Recife
Crítica/ Duas Mulheres
em Preto e Branco
Vivências femininas em tonalidades extremas |
Essa montagem estreada em Recife, com direção de
Moacir Chaves, é baseada no conto do autor cearense Ronaldo Correia Brito, que
avança sobre o relacionamento de duas mulheres, em contraponto à vida política
e social brasileira dos anos 70 em diante. Referências a autores, filmes e
fatos políticos, rebatidos por vivências atuais e acúmulo de perdas e
desavenças, as duas se reencontram,
passando à limpo traições e arrefecimento das utopias da juventude. O enfretamento
circula pelas tonalidades extremas mencionadas no título. O conto de Brito, que
tem muito de geracional (as citações políticas e culturais se prendem aos anos
formadores da geração, hoje com mais de 60 anos) é conduzido para atingir um
clímax. O diretor Moacir Chaves desviou-se da possibilidade de transformar o
efeito final pretendido pelo autor em truque teatral, preferindo ressaltar como
material cênico o diálogo existencial entre as personagens. Para tanto,
recorreu à encenação do próprio conto, sem adaptações ou fugas à inteireza das 18
páginas do original. Como tem feito em recentes montagens, Chaves infiltra
teatralidade em peças literárias, documentos históricos e sermões religiosos,
encontrando a autonomia expressiva na ousada transposição de gêneros. Em Duas Mulheres em Preto e Branco, a
maleabilidade para estabelecer a ponte entre o literário e o teatral está em
adotar, sem desvios, o papel das mulheres como narradoras de seu relacionamento,
integralmente reproduzido no palco.
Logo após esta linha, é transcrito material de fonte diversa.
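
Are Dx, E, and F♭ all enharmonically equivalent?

Yes

D## is pitch class 4; E is pitch class 4; Fb is pitch class 4.
All spellings map to pitch class 4, so they are enharmonically equivalent.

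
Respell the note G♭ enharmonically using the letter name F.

Plain F sits 1 semitone below Gb, so on the letter F the same pitch needs a sharp: F#.

F#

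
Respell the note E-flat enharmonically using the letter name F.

Plain F sits 2 semitones above Eb, so on the letter F the same pitch needs a double flat: Fbb.

Fbb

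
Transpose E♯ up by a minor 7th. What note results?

E up a major seventh is D#, so the target letter is D.
From E#, a minor seventh is 10 semitones up: D#.

D#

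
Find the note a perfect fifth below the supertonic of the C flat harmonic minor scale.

The supertonic of Cb harmonic minor is Db.
A perfect fifth (7 semitones) below Db lands on the letter G, giving Gb.

Gb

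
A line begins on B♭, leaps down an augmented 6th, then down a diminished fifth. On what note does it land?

Gb

An augmented sixth down from Bb is Dbb (letter D, 10 semitones down).
A diminished fifth down from Dbb is Gb (letter G, 6 semitones down).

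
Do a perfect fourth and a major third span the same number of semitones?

No

A perfect fourth spans 5 semitones; a major third spans 4.
The spans differ, so they are not enharmonic equivalents.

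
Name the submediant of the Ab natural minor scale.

Fb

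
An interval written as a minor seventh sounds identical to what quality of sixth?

augmented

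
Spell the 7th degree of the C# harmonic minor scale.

B#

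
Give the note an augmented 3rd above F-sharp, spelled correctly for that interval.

F up a major third is A, so the target letter is A.
From F#, an augmented third is 5 semitones up: A##.

A##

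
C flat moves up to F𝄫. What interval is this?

diminished fourth

Counting letters C–D–E–F gives a fourth.
Cb→Fbb = 4 semitones, 1 narrower than the perfect fourth (5), so diminished.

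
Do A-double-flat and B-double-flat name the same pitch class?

Two spellings are enharmonically equivalent only if they share a pitch class.
Here Abb → 7, Bbb → 9; 7 ≠ 9, so they are not.

No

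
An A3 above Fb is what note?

A third above F lands on the letter A.
An augmented third spans 5 semitones, so Fb moves to pitch class 9. On the letter A that is A.

A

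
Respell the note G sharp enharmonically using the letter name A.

Ab

G# is pitch class 8. The letter A alone is pitch class 9.
To reach pitch class 8 from A requires an offset of -1 semitone, i.e. flat: Ab.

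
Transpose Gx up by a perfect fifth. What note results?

D##

G up a perfect fifth is D, so the target letter is D.
From G##, a perfect fifth is 7 semitones up: D##.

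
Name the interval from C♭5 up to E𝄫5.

minor third

Counting letters C–D–E gives a third.
Cb→Ebb = 3 semitones, 1 narrower than the major third (4), so minor.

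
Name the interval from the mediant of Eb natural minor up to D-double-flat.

The mediant of Eb natural minor is Gb.
Gb up to Dbb: letters G→D make it a fifth; 6 semitones makes it diminished.

diminished fifth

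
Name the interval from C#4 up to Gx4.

Counting letters C–D–E–F–G gives a fifth.
C#→G## = 8 semitones, 1 wider than the perfect fifth (7), so augmented.

augmented fifth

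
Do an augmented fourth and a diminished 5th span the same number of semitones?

Yes

An augmented fourth spans 6 semitones; a diminished fifth spans 6.
They are enharmonically equivalent.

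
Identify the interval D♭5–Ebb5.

minor second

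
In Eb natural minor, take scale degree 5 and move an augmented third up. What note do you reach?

Scale degree 5 of Eb natural minor is Bb.
An augmented third (5 semitones) above Bb lands on the letter D, giving D#.

D#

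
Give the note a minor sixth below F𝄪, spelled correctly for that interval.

A##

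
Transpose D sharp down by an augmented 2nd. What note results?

C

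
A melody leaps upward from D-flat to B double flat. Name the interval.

Counting letters D–E–F–G–A–B gives a sixth.
Db→Bbb = 8 semitones, 1 narrower than the major sixth (9), so minor.

minor sixth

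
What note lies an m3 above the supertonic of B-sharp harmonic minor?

The supertonic of B# harmonic minor is C##.
A minor third (3 semitones) above C## lands on the letter E, giving E#.

E#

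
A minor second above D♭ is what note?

Ebb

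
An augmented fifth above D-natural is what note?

A#

D up a perfect fifth is A, so the target letter is A.
From D, an augmented fifth is 8 semitones up: A#.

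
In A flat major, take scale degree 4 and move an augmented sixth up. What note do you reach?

Scale degree 4 of Ab major is Db.
An augmented sixth (10 semitones) above Db lands on the letter B, giving B.

B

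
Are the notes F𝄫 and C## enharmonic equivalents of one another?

No

Two spellings are enharmonically equivalent only if they share a pitch class.
Here Fbb → 3, C## → 2; 2 ≠ 3, so they are not.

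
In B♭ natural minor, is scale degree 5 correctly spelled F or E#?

Each scale degree takes a distinct letter name. Degree 5 of a scale on B must use the letter F.
F and E# are enharmonically the same pitch, but only F uses the letter F, so it is the correct spelling here.

F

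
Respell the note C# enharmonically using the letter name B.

C# is pitch class 1. The letter B alone is pitch class 11.
To reach pitch class 1 from B requires an offset of +2 semitones, i.e. double sharp: B##.

B##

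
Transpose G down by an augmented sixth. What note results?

A sixth below G lands on the letter B.
An augmented sixth spans 10 semitones, so G moves to pitch class 9. On the letter B that is Bbb.

Bbb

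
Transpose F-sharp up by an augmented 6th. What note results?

D##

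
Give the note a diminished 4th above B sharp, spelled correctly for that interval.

E

B up a perfect fourth is E, so the target letter is E.
From B#, a diminished fourth is 4 semitones up: E.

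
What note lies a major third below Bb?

Gb

A third below B lands on the letter G.
A major third spans 4 semitones, so Bb moves to pitch class 6. On the letter G that is Gb.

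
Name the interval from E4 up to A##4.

doubly augmented fourth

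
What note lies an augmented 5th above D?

A#

D up a perfect fifth is A, so the target letter is A.
From D, an augmented fifth is 8 semitones up: A#.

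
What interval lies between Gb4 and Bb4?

major third

Counting letters G–A–B gives a third.
Gb→Bb = 4 semitones, exactly the major third.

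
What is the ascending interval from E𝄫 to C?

augmented sixth

Counting letters E–F–G–A–B–C gives a sixth.
Ebb→C = 10 semitones, 1 wider than the major sixth (9), so augmented.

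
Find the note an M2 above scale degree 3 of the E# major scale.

Scale degree 3 of E# major is G##.
A major second (2 semitones) above G## lands on the letter A, giving A##.

A##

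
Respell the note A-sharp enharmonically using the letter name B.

Bb

A# is pitch class 10. The letter B alone is pitch class 11.
To reach pitch class 10 from B requires an offset of -1 semitone, i.e. flat: Bb.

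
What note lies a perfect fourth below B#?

F##

B down a perfect fourth is F#, so the target letter is F.
From B#, a perfect fourth is 5 semitones down: F##.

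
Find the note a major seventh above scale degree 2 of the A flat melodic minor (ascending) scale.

Scale degree 2 of Ab melodic minor (ascending) is Bb.
A major seventh (11 semitones) above Bb lands on the letter A, giving A.

A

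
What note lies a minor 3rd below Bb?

A third below B lands on the letter G.
A minor third spans 3 semitones, so Bb moves to pitch class 7. On the letter G that is G.

G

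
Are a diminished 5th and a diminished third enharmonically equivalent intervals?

A diminished fifth spans 6 semitones; a diminished third spans 2.
The spans differ, so they are not enharmonic equivalents.

No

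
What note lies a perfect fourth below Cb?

Gb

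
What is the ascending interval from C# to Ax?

augmented sixth

The letter names run C→A, a span of 5 letter steps, so the interval is some kind of sixth.
C# to A## is 10 semitones. A major sixth is 9, so 10 makes it augmented.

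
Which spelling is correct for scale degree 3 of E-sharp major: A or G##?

G##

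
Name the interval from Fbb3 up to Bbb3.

augmented fourth

The letter names run F→B, a span of 3 letter steps, so the interval is some kind of fourth.
Fbb to Bbb is 6 semitones. A perfect fourth is 5, so 6 makes it augmented.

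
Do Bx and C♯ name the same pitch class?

B## is pitch class 1; C# is pitch class 1.
All spellings map to pitch class 1, so they are enharmonically equivalent.

Yes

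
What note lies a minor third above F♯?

A

A third above F lands on the letter A.
A minor third spans 3 semitones, so F# moves to pitch class 9. On the letter A that is A.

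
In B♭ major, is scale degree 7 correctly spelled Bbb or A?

A

Each scale degree takes a distinct letter name. Degree 7 of a scale on B must use the letter A.
A and Bbb are enharmonically the same pitch, but only A uses the letter A, so it is the correct spelling here.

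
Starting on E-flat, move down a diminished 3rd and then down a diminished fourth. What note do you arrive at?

A diminished third down from Eb is C# (letter C, 2 semitones down).
A diminished fourth down from C# is G## (letter G, 4 semitones down).

G##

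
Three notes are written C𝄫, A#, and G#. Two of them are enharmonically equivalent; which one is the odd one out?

In 12-tone equal temperament, enharmonic equivalents share a pitch class. Cbb is pitch class 10; A# is pitch class 10; G# is pitch class 8.
Cbb and A# share pitch class 10, while G# is pitch class 8.

G#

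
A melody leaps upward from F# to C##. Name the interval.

The letter names run F→C, a span of 4 letter steps, so the interval is some kind of fifth.
F# to C## is 8 semitones. A perfect fifth is 7, so 8 makes it augmented.

augmented fifth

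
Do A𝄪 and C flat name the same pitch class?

Yes

A## = pitch class 11 and Cb = pitch class 11 — the same pitch class, so they are enharmonic equivalents.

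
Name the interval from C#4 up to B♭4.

diminished seventh

Counting letters C–D–E–F–G–A–B gives a seventh.
C#→Bb = 9 semitones, 2 narrower than the major seventh (11), so diminished.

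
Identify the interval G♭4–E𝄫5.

minor sixth

The letter names run G→E, a span of 5 letter steps, so the interval is some kind of sixth.
Gb to Ebb is 8 semitones. A major sixth is 9, so 8 makes it minor.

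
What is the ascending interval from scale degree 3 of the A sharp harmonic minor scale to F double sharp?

Scale degree 3 of A# harmonic minor is C#.
C# up to F##: letters C→F make it a fourth; 6 semitones makes it augmented.

augmented fourth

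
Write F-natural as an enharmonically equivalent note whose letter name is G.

F is pitch class 5. The letter G alone is pitch class 7.
To reach pitch class 5 from G requires an offset of -2 semitones, i.e. double flat: Gbb.

Gbb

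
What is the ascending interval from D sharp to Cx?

major seventh

The letter names run D→C, a span of 6 letter steps, so the interval is some kind of seventh.
D# to C## is 11 semitones. A major seventh is 11, so 11 makes it major.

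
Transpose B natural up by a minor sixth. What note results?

G

B up a major sixth is G#, so the target letter is G.
From B, a minor sixth is 8 semitones up: G.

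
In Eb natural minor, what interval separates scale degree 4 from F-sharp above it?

augmented sixth

Scale degree 4 of Eb natural minor is Ab.
Ab up to F#: letters A→F make it a sixth; 10 semitones makes it augmented.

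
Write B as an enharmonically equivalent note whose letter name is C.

Cb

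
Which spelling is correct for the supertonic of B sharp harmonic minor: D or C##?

C##

Each scale degree takes a distinct letter name. Degree 2 of a scale on B must use the letter C.
C## and D are enharmonically the same pitch, but only C## uses the letter C, so it is the correct spelling here.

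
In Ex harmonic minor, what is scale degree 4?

Degree 4 takes the letter 3 steps above E, which is A.
In harmonic minor, degree 4 sits 5 semitones above the tonic. E## + 5 semitones is pitch class 11, spelled on A as A##.

A##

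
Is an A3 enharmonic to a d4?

An augmented third spans 5 semitones; a diminished fourth spans 4.
The spans differ, so they are not enharmonic equivalents.

No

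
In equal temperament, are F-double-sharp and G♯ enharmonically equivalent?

No

Two spellings are enharmonically equivalent only if they share a pitch class.
Here F## → 7, G# → 8; 7 ≠ 8, so they are not.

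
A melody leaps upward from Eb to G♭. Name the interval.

minor third

Counting letters E–F–G gives a third.
Eb→Gb = 3 semitones, 1 narrower than the major third (4), so minor.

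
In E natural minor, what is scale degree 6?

C

Degree 6 takes the letter 5 steps above E, which is C.
In natural minor, degree 6 sits 8 semitones above the tonic. E + 8 semitones is pitch class 0, spelled on C as C.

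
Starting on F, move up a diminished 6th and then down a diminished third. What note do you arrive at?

Bb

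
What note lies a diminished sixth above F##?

D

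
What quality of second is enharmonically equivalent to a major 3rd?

A major third spans 4 semitones.
A second spanning 4 semitones is doubly augmented (the major second is 2).

doubly augmented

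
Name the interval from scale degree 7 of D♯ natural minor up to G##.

Scale degree 7 of D# natural minor is C#.
C# up to G##: letters C→G make it a fifth; 8 semitones makes it augmented.

augmented fifth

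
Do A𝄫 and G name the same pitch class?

Yes

Abb is pitch class 7; G is pitch class 7.
All spellings map to pitch class 7, so they are enharmonically equivalent.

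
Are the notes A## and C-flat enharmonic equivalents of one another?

A## = pitch class 11 and Cb = pitch class 11 — the same pitch class, so they are enharmonic equivalents.

Yes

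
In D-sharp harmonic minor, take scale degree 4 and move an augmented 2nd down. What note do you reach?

F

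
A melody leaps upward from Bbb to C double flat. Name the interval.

minor second

The letter names run B→C, a span of 1 letter step, so the interval is some kind of second.
Bbb to Cbb is 1 semitone. A major second is 2, so 1 makes it minor.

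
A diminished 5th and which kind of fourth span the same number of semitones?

A diminished fifth spans 6 semitones.
A fourth spanning 6 semitones is augmented (the perfect fourth is 5).

augmented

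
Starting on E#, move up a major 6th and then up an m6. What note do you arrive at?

A#

A major sixth up from E# is C## (letter C, 9 semitones up).
A minor sixth up from C## is A# (letter A, 8 semitones up).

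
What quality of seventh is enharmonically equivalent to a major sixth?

diminished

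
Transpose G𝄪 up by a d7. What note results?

F#

A seventh above G lands on the letter F.
A diminished seventh spans 9 semitones, so G## moves to pitch class 6. On the letter F that is F#.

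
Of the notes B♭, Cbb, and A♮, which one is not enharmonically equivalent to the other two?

A

In 12-tone equal temperament, enharmonic equivalents share a pitch class. Bb is pitch class 10; Cbb is pitch class 10; A is pitch class 9.
Bb and Cbb share pitch class 10, while A is pitch class 9.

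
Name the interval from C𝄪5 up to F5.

The letter names run C→F, a span of 3 letter steps, so the interval is some kind of fourth.
C## to F is 3 semitones. A perfect fourth is 5, so 3 makes it doubly diminished.

doubly diminished fourth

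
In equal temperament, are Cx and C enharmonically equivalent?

No

Two spellings are enharmonically equivalent only if they share a pitch class.
Here C## → 2, C → 0; 0 ≠ 2, so they are not.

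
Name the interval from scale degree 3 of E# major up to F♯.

diminished seventh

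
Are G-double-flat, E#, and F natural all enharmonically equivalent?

Yes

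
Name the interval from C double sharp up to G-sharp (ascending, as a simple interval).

Counting letters C–D–E–F–G gives a fifth.
C##→G# = 6 semitones, 1 narrower than the perfect fifth (7), so diminished.

diminished fifth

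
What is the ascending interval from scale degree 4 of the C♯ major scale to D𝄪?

Scale degree 4 of C# major is F#.
F# up to D##: letters F→D make it a sixth; 10 semitones makes it augmented.

augmented sixth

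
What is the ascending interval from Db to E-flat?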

Seguindo
o escrito, o diretor cria uma cena que vai se desdobrando em ações narradas,
expostas quase como demonstrativos. Não há emoções abertas e indicações
subjetivas. Cada personagem se revela com distância expositiva, apresentando o
conflito, decompondo a fala. Às vezes frios, outras vezes expandidos, os
sentimentos se apresentam, ora em recitativos, ora operisticamente, com toques
melodramáticos ou em tom discursivo. Tal proposta provoca nas atrizes – Paula
de Renor e Sandra Possani – a mudança constante de tom interpretativo, em troca
intensa de climas dramáticos. A desconstrução ao longo do espetáculos do integrado
e bem desenhado cenário de Fernando Mello da Costa, a sensível iluminação de
Aurélio de Simoni e a trilha musical de Tomás Brandão e Miguel Mendes cercam as
atrizes de sólido apoio para o jogo afinado de suas interpretações.